The use of the word 'cleansing' was significant, after deputy prime minister Nick Clegg reacted so angrily to it on Tuesday when it was employed by shadow justice minister Chris Bryant.

"To refer to cleansing would be deeply offensive to people who have witnessed ethnic cleansing in other parts of the world," he said.

Meanwhile, Ed Miliband issued a plea to dissenting Liberal Democrats to join the opposition in voting down the measure later, in a sign that Labour believes the issue is serious enough to prompt a fracture in the coalition.

"They are honourable people," he told the Mirror.

"They are in politics for the right reasons. I hope they will vote with their consciences when it comes to issues like housing benefit.

"They [the government] are cutting the housing benefit of poor people in an unjustified way, they are going to potentially make people lose their homes. That is not what they came into politics for.

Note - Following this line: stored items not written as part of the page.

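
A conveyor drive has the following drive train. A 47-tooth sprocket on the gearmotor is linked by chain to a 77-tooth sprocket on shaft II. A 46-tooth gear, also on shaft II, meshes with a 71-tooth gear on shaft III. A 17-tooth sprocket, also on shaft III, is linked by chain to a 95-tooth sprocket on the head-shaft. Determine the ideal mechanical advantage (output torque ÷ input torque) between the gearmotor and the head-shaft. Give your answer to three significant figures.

Each stage contributes driven/driver: chain 77/47 = 1.6383, gear mesh 71/46 = 1.5435, chain 95/17 = 5.5882.
Overall: 1.6383 × 1.5435 × 5.5882 = 14.131.

14.1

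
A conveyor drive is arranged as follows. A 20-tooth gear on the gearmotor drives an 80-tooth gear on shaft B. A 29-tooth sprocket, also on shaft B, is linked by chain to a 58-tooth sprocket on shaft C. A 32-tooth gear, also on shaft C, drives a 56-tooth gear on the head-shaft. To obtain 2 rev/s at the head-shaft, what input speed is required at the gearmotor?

28 rev/s

Overall ratio R = 4 × 2 × 1.75 = 14.
Required input speed = output speed × R = 2 × 14 = 28 rev/s.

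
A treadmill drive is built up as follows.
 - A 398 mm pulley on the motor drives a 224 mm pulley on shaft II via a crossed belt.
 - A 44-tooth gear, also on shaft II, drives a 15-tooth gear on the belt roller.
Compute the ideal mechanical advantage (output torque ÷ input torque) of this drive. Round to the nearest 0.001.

Each stage contributes driven/driver: belt 224/398 = 0.56281, gear mesh 15/44 = 0.34091.
Overall: 0.56281 × 0.34091 = 0.19187.

0.192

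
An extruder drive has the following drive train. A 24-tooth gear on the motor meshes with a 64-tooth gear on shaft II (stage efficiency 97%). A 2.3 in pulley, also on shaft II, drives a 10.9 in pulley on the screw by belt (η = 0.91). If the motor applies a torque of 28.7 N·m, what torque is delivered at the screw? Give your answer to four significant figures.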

I hope they will vote with their consciences."

Meanwhile, shadow work and pensions secretary Douglas Alexander was meeting housing associations and charities to establish how to progress with the issue.

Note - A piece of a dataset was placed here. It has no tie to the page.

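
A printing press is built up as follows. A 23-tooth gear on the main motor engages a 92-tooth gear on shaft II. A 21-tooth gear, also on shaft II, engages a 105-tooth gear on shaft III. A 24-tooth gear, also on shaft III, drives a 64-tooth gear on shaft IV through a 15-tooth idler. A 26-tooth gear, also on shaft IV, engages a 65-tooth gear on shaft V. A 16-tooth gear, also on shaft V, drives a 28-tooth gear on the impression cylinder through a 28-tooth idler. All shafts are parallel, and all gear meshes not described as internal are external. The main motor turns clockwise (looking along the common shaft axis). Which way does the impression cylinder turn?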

The plan would impose a £400-a-week cap on housing benefit for four-bedroom homes and cut the benefit by ten per cent if the claimant had been out of work for over a year.

The government says it is unfair to ask taxpayers to subsidise the rent on homes in areas they cannot afford to live in themselves.

But critics say the move could affect tens of thousands of people in the inner cities, where rents are disproportionately high, including several working families who would be forced to move their children from school and break their connections to their area.

Tensions in the government do not just come from Lib Dem backbenchers. Tory MPs with London constituencies are wary of what the move would do to their constituents.

London has been at the centre of the row because suitable accommodation below the level of the cap will be difficult to find. Analysts expect up to 82,000 people to be evicted from their homes if the move is implemented in the capital.

Speaking on the Today programme this morning, housing minister Grant Shapps admitted there would be problems but he insisted that some of figures being floated around were not accurate.

"I don't deny that some people may well need to move," he conceded.

"Not tens of thousands. The impact assessment says there are about 17,000 people in London whom the cap would affect. Rather than some of the catastrophic predictions that have been made, what's much more likely is that rents will start to fall.

"We think this is a matter of fairness. People on housing benefit shouldn't be put in a position that is better than those who may be working and paying 100% of their rent themselves."

The government's room to manoeuvre on the issue was drastically reduced yesterday when the prime minister appeared to commit himself to the current plans in a stormy PMQs session.

Pressured by Mr Miliband on whether he would consider adapting elements of the policy, Mr Cameron replied: "We are bringing forward our plans for housing benefit reform.

"We are going forward with all the proposals we put in the spending review."

Mr Miliband replied: "The whole House will have heard the prime minister has dug himself in."